Beginnings and personal life

Giorgio Armani was born on July 11, 1934 in Piacenza, Italy, and grew up influenced by his mother's elegance. He initially studied medicine in Milan, but soon turned to photography and fashion design, working at La Rinascente and later with Nino Cerruti on the Hitman line.

An older man and woman smile and pose together in a black and white photograph.
Armani with his mother | Redacción

In 1965 he met Sergio Galeotti, an architect and his creative and personal partner, who convinced him to open his own company in 1975. Galeotti was his great love until his death in 1985, a blow that Armani overcame by dedicating himself completely to his work.

Armani was reserved, demanding, and meticulous.
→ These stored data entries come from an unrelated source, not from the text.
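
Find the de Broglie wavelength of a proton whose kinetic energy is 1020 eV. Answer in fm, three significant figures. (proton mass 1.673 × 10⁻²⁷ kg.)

λ = 896 fm

KE = 1020 eV = 1.634 × 10⁻¹⁶ J.
p = √(2mKE) = √(2 × 1.673 × 10⁻²⁷ × 1.634 × 10⁻¹⁶) = 7.394 × 10⁻²² kg·m/s.
λ = h/p = 6.626 × 10⁻³⁴ / 7.394 × 10⁻²² = 8.96 × 10⁻¹³ m = 896 fm.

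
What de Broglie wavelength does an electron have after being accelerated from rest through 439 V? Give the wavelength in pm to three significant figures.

λ = 58.5 pm

KE = eV = 1.602 × 10⁻¹⁹ × 439.0 = 7.033 × 10⁻¹⁷ J.
p = √(2mKE) = √(2 × 9.109 × 10⁻³¹ × 7.033 × 10⁻¹⁷) = 1.132 × 10⁻²³ kg·m/s.
λ = h/p = 6.626 × 10⁻³⁴ / 1.132 × 10⁻²³ = 5.85 × 10⁻¹¹ m = 58.5 pm.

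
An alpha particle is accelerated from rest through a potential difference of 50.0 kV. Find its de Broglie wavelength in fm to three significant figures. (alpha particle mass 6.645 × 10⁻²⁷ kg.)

λ = 45.4 fm

KE = 2eV = 2 × 1.602 × 10⁻¹⁹ × 5.000 × 10⁴ = 1.602 × 10⁻¹⁴ J.
p = √(2mKE) = √(2 × 6.645 × 10⁻²⁷ × 1.602 × 10⁻¹⁴) = 1.459 × 10⁻²⁰ kg·m/s.
λ = h/p = 6.626 × 10⁻³⁴ / 1.459 × 10⁻²⁰ = 4.54 × 10⁻¹⁴ m = 45.4 fm.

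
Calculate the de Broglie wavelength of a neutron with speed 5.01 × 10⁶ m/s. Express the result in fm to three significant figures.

λ = 79.0 fm

p = mv = 1.675 × 10⁻²⁷ × 5.01 × 10⁶ = 8.392 × 10⁻²¹ kg·m/s.
λ = h/p = 6.626 × 10⁻³⁴ / 8.392 × 10⁻²¹ = 7.90 × 10⁻¹⁴ m = 79.0 fm.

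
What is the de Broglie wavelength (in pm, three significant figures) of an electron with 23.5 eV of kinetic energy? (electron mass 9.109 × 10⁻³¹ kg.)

λ = 253 pm

KE = 23.5 eV = 3.765 × 10⁻¹⁸ J.
p = √(2mKE) = √(2 × 9.109 × 10⁻³¹ × 3.765 × 10⁻¹⁸) = 2.619 × 10⁻²⁴ kg·m/s.
λ = h/p = 6.626 × 10⁻³⁴ / 2.619 × 10⁻²⁴ = 2.53 × 10⁻¹⁰ m = 253 pm.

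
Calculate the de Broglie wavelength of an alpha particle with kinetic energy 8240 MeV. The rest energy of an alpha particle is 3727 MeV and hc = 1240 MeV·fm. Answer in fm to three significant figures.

λ = 0.109 fm

Total energy E = KE + m₀c² = 8240 + 3727 = 11967 MeV.
(pc)² = E² − (m₀c²)² = (11967)² − (3727)² = 1.293 × 10⁸ MeV², so pc = 1.137 × 10⁴ MeV.
λ = hc/(pc) = 1240 MeV·fm / 1.137 × 10⁴ MeV = 0.109 fm.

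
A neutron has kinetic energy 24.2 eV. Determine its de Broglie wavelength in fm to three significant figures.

KE = 24.2 eV = 3.877 × 10⁻¹⁸ J.
p = √(2mKE) = √(2 × 1.675 × 10⁻²⁷ × 3.877 × 10⁻¹⁸) = 1.140 × 10⁻²² kg·m/s.
λ = h/p = 6.626 × 10⁻³⁴ / 1.140 × 10⁻²² = 5.81 × 10⁻¹² m = 5810 fm.

λ = 5810 fm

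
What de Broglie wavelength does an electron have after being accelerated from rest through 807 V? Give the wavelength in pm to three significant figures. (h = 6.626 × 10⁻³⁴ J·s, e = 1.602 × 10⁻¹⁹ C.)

KE = eV = 1.602 × 10⁻¹⁹ × 807.0 = 1.293 × 10⁻¹⁶ J.
p = √(2mKE) = √(2 × 9.109 × 10⁻³¹ × 1.293 × 10⁻¹⁶) = 1.535 × 10⁻²³ kg·m/s.
λ = h/p = 6.626 × 10⁻³⁴ / 1.535 × 10⁻²³ = 4.32 × 10⁻¹¹ m = 43.2 pm.

λ = 43.2 pm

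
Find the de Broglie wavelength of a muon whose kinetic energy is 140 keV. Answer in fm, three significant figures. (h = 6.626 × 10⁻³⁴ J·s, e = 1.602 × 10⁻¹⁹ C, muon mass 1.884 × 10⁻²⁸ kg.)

λ = 228 fm

KE = 140 keV = 2.243 × 10⁻¹⁴ J.
p = √(2mKE) = √(2 × 1.884 × 10⁻²⁸ × 2.243 × 10⁻¹⁴) = 2.907 × 10⁻²¹ kg·m/s.
λ = h/p = 6.626 × 10⁻³⁴ / 2.907 × 10⁻²¹ = 2.28 × 10⁻¹³ m = 228 fm.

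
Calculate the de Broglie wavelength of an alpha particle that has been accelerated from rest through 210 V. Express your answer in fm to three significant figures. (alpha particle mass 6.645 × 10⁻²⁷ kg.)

λ = 701 fm

KE = 2eV = 2 × 1.602 × 10⁻¹⁹ × 210.0 = 6.728 × 10⁻¹⁷ J.
p = √(2mKE) = √(2 × 6.645 × 10⁻²⁷ × 6.728 × 10⁻¹⁷) = 9.456 × 10⁻²² kg·m/s.
λ = h/p = 6.626 × 10⁻³⁴ / 9.456 × 10⁻²² = 7.01 × 10⁻¹³ m = 701 fm.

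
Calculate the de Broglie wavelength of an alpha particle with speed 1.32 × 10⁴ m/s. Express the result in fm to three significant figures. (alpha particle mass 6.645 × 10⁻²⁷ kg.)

λ = 7550 fm

p = mv = 6.645 × 10⁻²⁷ × 1.32 × 10⁴ = 8.771 × 10⁻²³ kg·m/s.
λ = h/p = 6.626 × 10⁻³⁴ / 8.771 × 10⁻²³ = 7.55 × 10⁻¹² m = 7550 fm.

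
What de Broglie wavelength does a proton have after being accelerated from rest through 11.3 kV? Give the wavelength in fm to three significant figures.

KE = eV = 1.602 × 10⁻¹⁹ × 1.130 × 10⁴ = 1.810 × 10⁻¹⁵ J.
p = √(2mKE) = √(2 × 1.673 × 10⁻²⁷ × 1.810 × 10⁻¹⁵) = 2.461 × 10⁻²¹ kg·m/s.
λ = h/p = 6.626 × 10⁻³⁴ / 2.461 × 10⁻²¹ = 2.69 × 10⁻¹³ m = 269 fm.

λ = 269 fm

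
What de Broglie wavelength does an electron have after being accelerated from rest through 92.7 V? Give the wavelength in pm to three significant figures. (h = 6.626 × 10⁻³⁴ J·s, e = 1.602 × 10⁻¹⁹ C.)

KE = eV = 1.602 × 10⁻¹⁹ × 92.70 = 1.485 × 10⁻¹⁷ J.
p = √(2mKE) = √(2 × 9.109 × 10⁻³¹ × 1.485 × 10⁻¹⁷) = 5.201 × 10⁻²⁴ kg·m/s.
λ = h/p = 6.626 × 10⁻³⁴ / 5.201 × 10⁻²⁴ = 1.27 × 10⁻¹⁰ m = 127 pm.

λ = 127 pm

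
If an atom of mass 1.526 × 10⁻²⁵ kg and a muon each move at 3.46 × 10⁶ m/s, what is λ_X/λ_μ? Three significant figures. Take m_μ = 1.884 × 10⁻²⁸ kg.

λ_X/λ_μ = 1.23 × 10⁻³

At fixed v, p = mv so λ = h/(mv) ∝ 1/m.
λ_X/λ_μ = m_μ/m_X = 1.884 × 10⁻²⁸/1.526 × 10⁻²⁵ = 1.23 × 10⁻³.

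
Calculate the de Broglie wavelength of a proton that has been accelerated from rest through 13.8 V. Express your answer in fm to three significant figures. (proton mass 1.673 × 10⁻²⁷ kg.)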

He maintained a close circle of trust, never smoked and rarely drank, and was known for a strong character that defined both his leadership and his work ethic.

Legacy and significance

Armani's influence transcended generations: his relaxed and elegant aesthetic continues to shape contemporary fashion, while his independent business approach established a unique model in the industry.

His name and creations are a cultural synonym for sophistication, success, and good taste. Until the end, Armani demonstrated that fashion was not only glamour, but also responsibility, vision, and commitment to a lasting legacy.